Na terceira parte do romance, Ti Noel, que fora levado a Cuba durante a fuga de seu amo, regressa já velho ao Haiti como homem livre, pois a escravidão havia sido abolida com o triunfo de Jean Jacques Dessalines. Entretanto, Ti Noel espanta-se com o que vê: sob o domínio de Henri Christophe, um rei que, sendo negro, escraviza outros negros, ele encontra um Haiti que caminha à margem dos preceitos africanistas dos primeiros líderes da Independência Haitiana, já que o monarca procurava dar aparência europeia à sua corte.

Ti Noel é escravizado novamente, mas vê-se livre em seguida graças a uma rebelião incitada contra o despotismo do rei. A terceira parte chega ao fim com a queda do reino e o suicídio do monarca.

O velho Ti Noel retorna à morada em que vivia com seu antigo amo, mas sua tranquilidade é novamente interrompida com a chegada dos mestiços republicanos que formam uma nova casta aristocrática e opressora. Exausto, Ti Noel resolve refugiar-se. É quando voltam à sua mente reminiscências de coisas contadas por Mackandal. Então, dá-se conta de que o mandinga se disfarçara de animal, durante tantos anos, para servir aos homens, e não para desertar do terreno deles. Em um supremo momento de lucidez, volta-lhe à visão os heróis que revelaram a força e a abundância de seus antepassados da África, o que lhe faz acreditar novamente em possíveis germinações de porvir.

A literatura como teoria-prática da descolonização do pensamento

Em Metafísicas canibais, Eduardo Viveiros de Castro defende que “se estamos todos mais ou menos de acordo para dizer que a antropologia, embora o colonialismo constitua um de seus a priori históricos, está hoje encerrando seu ciclo cármico, é preciso então aceitar que chegou a hora de radicalizar o processo de reconstituição da disciplina, levando-o a seu termo. A antropologia está pronta para assumir integralmente sua verdadeira missão, a de ser a teoria-prática da descolonização permanente do pensamento”.

Segundo Viveiros de Castro, uma verdadeira antropologia devolve-nos sempre uma imagem de nós mesmos na qual não nos reconhecemos, “pois o que toda experiência de uma outra cultura nos oferece é a ocasião para se fazer uma experiência sobre nossa própria cultura”.

Ainda que se trate de um romance, e não de uma obra de teoria antropológica, O reino deste mundo, ao narrar um processo histórico a partir de uma perspectiva “nativa”, é capaz de nos proporcionar um radical exercício de alteridade antropológica. Talvez por isso a obra de Carpentier costume frequentar tantas epígrafes de etnografias produzidas a partir do Caribe.

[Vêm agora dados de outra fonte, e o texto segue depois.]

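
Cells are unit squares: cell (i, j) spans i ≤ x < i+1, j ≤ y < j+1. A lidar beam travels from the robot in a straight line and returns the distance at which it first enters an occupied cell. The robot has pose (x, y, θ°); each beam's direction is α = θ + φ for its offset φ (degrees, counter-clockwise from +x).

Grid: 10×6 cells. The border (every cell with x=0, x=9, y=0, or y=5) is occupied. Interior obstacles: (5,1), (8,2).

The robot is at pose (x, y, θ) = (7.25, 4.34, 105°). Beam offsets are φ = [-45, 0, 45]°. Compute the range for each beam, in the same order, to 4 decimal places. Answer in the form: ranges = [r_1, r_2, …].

ranges = [0.7621, 0.6833, 1.3200]

beam 1: φ=-45°, α=60°
  dir = (cos 60°, sin 60°) = (0.5000, 0.8660); from cell (7,4)
  next x-line at t=1.5000, next y-line at t=0.7621; Δt_x=2.0000, Δt_y=1.1547
    y: enter (7,5) at t=0.7621 ← occupied
  → r_1 = 0.7621
beam 2: φ=0°, α=105°
  dir = (cos 105°, sin 105°) = (-0.2588, 0.9659); from cell (7,4)
  next x-line at t=0.9659, next y-line at t=0.6833; Δt_x=3.8637, Δt_y=1.0353
    y: enter (7,5) at t=0.6833 ← occupied
  → r_2 = 0.6833
beam 3: φ=45°, α=150°
  dir = (cos 150°, sin 150°) = (-0.8660, 0.5000); from cell (7,4)
  next x-line at t=0.2887, next y-line at t=1.3200; Δt_x=1.1547, Δt_y=2.0000
    x: enter (6,4) at t=0.2887
    y: enter (6,5) at t=1.3200 ← occupied
  → r_3 = 1.3200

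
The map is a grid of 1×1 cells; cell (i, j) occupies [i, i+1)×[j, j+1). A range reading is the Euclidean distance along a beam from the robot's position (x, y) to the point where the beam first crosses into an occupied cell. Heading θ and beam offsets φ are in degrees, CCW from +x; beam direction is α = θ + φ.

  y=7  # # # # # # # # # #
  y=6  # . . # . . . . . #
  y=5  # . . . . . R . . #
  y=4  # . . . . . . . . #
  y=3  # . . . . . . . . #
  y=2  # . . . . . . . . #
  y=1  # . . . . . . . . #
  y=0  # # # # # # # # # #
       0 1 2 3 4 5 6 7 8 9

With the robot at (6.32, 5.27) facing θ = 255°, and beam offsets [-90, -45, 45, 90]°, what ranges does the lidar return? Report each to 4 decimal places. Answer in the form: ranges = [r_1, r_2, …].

ranges = [2.8205, 6.1430, 4.9306, 2.7745]

beam 1: φ=-90°, α=165°
  cosα=-0.9659 sinα=0.2588 | (6,5) | tMaxX 0.3313 tMaxY 2.8205 | tΔX 1.0353 tΔY 3.8637
    t=0.3313 [x] (5,5)
    t=1.3666 [x] (4,5)
    t=2.4018 [x] (3,5)
    t=2.8205 [y] (3,6) — stop
  → r_1 = 2.8205
beam 2: φ=-45°, α=210°
  cosα=-0.8660 sinα=-0.5000 | (6,5) | tMaxX 0.3695 tMaxY 0.5400 | tΔX 1.1547 tΔY 2.0000
    t=0.3695 [x] (5,5)
    t=0.5400 [y] (5,4)
    t=1.5242 [x] (4,4)
    t=2.5400 [y] (4,3)
    t=2.6789 [x] (3,3)
    t=3.8336 [x] (2,3)
    t=4.5400 [y] (2,2)
    t=4.9883 [x] (1,2)
    t=6.1430 [x] (0,2) — stop
  → r_2 = 6.1430
beam 3: φ=45°, α=300°
  cosα=0.5000 sinα=-0.8660 | (6,5) | tMaxX 1.3600 tMaxY 0.3118 | tΔX 2.0000 tΔY 1.1547
    t=0.3118 [y] (6,4)
    t=1.3600 [x] (7,4)
    t=1.4665 [y] (7,3)
    t=2.6212 [y] (7,2)
    t=3.3600 [x] (8,2)
    t=3.7759 [y] (8,1)
    t=4.9306 [y] (8,0) — stop
  → r_3 = 4.9306
beam 4: φ=90°, α=345°
  cosα=0.9659 sinα=-0.2588 | (6,5) | tMaxX 0.7040 tMaxY 1.0432 | tΔX 1.0353 tΔY 3.8637
    t=0.7040 [x] (7,5)
    t=1.0432 [y] (7,4)
    t=1.7393 [x] (8,4)
    t=2.7745 [x] (9,4) — stop
  → r_4 = 2.7745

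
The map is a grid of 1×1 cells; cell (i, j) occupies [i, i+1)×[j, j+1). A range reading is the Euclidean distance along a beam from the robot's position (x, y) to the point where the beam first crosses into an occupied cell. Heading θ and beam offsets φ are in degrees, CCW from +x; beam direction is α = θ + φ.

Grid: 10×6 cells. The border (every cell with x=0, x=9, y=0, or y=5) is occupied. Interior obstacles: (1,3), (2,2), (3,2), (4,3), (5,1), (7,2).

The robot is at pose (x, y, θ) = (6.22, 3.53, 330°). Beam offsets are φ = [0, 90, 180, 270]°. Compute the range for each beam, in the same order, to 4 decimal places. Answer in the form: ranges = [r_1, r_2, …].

ranges = [1.0600, 1.6974, 2.9400, 1.7667]

beam 1: φ=0°, α=330°
  d=(0.8660,-0.5000)  start (6,3)  tX=0.9007 tY=1.0600  stride 1/|dx|=1.1547 1/|dy|=2.0000
    cross x-line → (7,3), t=0.9007
    cross y-line → (7,2), t=1.0600 (wall)
  → r_1 = 1.0600
beam 2: φ=90°, α=60°
  d=(0.5000,0.8660)  start (6,3)  tX=1.5600 tY=0.5427  stride 1/|dx|=2.0000 1/|dy|=1.1547
    cross y-line → (6,4), t=0.5427
    cross x-line → (7,4), t=1.5600
    cross y-line → (7,5), t=1.6974 (wall)
  → r_2 = 1.6974
beam 3: φ=180°, α=150°
  d=(-0.8660,0.5000)  start (6,3)  tX=0.2540 tY=0.9400  stride 1/|dx|=1.1547 1/|dy|=2.0000
    cross x-line → (5,3), t=0.2540
    cross y-line → (5,4), t=0.9400
    cross x-line → (4,4), t=1.4087
    cross x-line → (3,4), t=2.5634
    cross y-line → (3,5), t=2.9400 (wall)
  → r_3 = 2.9400
beam 4: φ=270°, α=240°
  d=(-0.5000,-0.8660)  start (6,3)  tX=0.4400 tY=0.6120  stride 1/|dx|=2.0000 1/|dy|=1.1547
    cross x-line → (5,3), t=0.4400
    cross y-line → (5,2), t=0.6120
    cross y-line → (5,1), t=1.7667 (wall)
  → r_4 = 1.7667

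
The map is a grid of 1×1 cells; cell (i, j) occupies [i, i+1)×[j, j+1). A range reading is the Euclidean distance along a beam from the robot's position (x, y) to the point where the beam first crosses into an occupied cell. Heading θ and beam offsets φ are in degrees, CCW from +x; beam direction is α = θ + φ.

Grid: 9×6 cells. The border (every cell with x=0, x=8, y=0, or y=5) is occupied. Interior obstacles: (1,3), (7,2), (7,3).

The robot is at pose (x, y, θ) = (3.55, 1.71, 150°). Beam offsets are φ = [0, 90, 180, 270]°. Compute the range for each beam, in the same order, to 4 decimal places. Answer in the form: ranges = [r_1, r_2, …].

beam 1: φ=0°, α=150°
  direction (-0.8660, 0.5000); cell (3,1); t to first gridline: x 0.6351, y 0.5800 (then +1.1547 / +2.0000)
    (3,2) via y @ 0.5800
    (2,2) via x @ 0.6351
    (1,2) via x @ 1.7898
    (1,3) via y @ 2.5800  # hit
  → r_1 = 2.5800
beam 2: φ=90°, α=240°
  direction (-0.5000, -0.8660); cell (3,1); t to first gridline: x 1.1000, y 0.8198 (then +2.0000 / +1.1547)
    (3,0) via y @ 0.8198  # hit
  → r_2 = 0.8198
beam 3: φ=180°, α=330°
  direction (0.8660, -0.5000); cell (3,1); t to first gridline: x 0.5196, y 1.4200 (then +1.1547 / +2.0000)
    (4,1) via x @ 0.5196
    (4,0) via y @ 1.4200  # hit
  → r_3 = 1.4200
beam 4: φ=270°, α=60°
  direction (0.5000, 0.8660); cell (3,1); t to first gridline: x 0.9000, y 0.3349 (then +2.0000 / +1.1547)
    (3,2) via y @ 0.3349
    (4,2) via x @ 0.9000
    (4,3) via y @ 1.4896
    (4,4) via y @ 2.6443
    (5,4) via x @ 2.9000
    (5,5) via y @ 3.7990  # hit
  → r_4 = 3.7990

ranges = [2.5800, 0.8198, 1.4200, 3.7990]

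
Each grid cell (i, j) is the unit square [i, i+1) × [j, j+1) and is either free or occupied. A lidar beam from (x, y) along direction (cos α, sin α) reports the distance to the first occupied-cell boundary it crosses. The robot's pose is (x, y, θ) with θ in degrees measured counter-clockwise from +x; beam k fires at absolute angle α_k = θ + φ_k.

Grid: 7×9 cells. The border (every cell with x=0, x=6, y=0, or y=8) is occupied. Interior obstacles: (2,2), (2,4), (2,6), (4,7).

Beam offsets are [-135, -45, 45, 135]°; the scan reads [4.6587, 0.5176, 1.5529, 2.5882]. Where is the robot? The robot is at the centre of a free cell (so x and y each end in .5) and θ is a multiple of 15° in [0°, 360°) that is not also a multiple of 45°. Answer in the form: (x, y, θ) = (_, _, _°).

The pose lattice has 31·16 = 496 candidates. Test each by forward raycasting.
  (5.5, 5.5, 150°): beam 1 = 0.5176 ≠ 4.6587 ✗
  (3.5, 4.5, 255°): beam 1 = 1.7321 ≠ 4.6587 ✗
  (3.5, 3.5, 330°): beam 1 = 2.5882 ≠ 4.6587 ✗
  …
  (3.5, 2.5, 210°): r_1=4.6587, r_2=0.5176, r_3=1.5529, r_4=2.5882 — all match ✓
Unique over the lattice → pose = (3.5, 2.5, 210°).

(x, y, θ) = (3.5, 2.5, 210°)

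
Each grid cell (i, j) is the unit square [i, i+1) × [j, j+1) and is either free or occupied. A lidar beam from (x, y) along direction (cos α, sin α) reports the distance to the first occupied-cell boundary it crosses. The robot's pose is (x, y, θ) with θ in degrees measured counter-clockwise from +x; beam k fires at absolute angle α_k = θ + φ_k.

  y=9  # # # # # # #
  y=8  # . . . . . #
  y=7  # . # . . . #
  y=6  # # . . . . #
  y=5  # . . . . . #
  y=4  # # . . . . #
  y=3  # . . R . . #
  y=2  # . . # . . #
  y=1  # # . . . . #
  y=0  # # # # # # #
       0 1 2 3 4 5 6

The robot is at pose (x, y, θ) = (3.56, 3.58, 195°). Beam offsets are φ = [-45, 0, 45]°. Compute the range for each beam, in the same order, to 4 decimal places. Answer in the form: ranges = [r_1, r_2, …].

ranges = [1.8013, 2.6503, 0.6697]

beam 1: φ=-45°, α=150°
  cosα=-0.8660 sinα=0.5000 | (3,3) | tMaxX 0.6466 tMaxY 0.8400 | tΔX 1.1547 tΔY 2.0000
    t=0.6466 [x] (2,3)
    t=0.8400 [y] (2,4)
    t=1.8013 [x] (1,4) — stop
  → r_1 = 1.8013
beam 2: φ=0°, α=195°
  cosα=-0.9659 sinα=-0.2588 | (3,3) | tMaxX 0.5798 tMaxY 2.2409 | tΔX 1.0353 tΔY 3.8637
    t=0.5798 [x] (2,3)
    t=1.6150 [x] (1,3)
    t=2.2409 [y] (1,2)
    t=2.6503 [x] (0,2) — stop
  → r_2 = 2.6503
beam 3: φ=45°, α=240°
  cosα=-0.5000 sinα=-0.8660 | (3,3) | tMaxX 1.1200 tMaxY 0.6697 | tΔX 2.0000 tΔY 1.1547
    t=0.6697 [y] (3,2) — stop
  → r_3 = 0.6697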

Um ótimo exemplo de que a literatura, assim como a antropologia, pode operar como teoria-prática da descolonização do pensamento.

Em um mundo que não para de desabar sobre nossas cabeças (sobre umas mais do que em outras), em um tempo em que o desespero ante o infindável reviver de cadeias e a proliferação de misérias faz com que os mais resignados acabem por aceitar como prova de inutilidade toda rebeldia, o romance de Alejo Carpentier mantém impressionante vigor e nos oferece a possibilidade de imaginarmos outro(s) mundo(s) – e, quem sabe, entendermos um pouco mais sobre o nosso.

>> Leonardo Nascimento é jornalista e mestrando em Antropologia (UFRJ).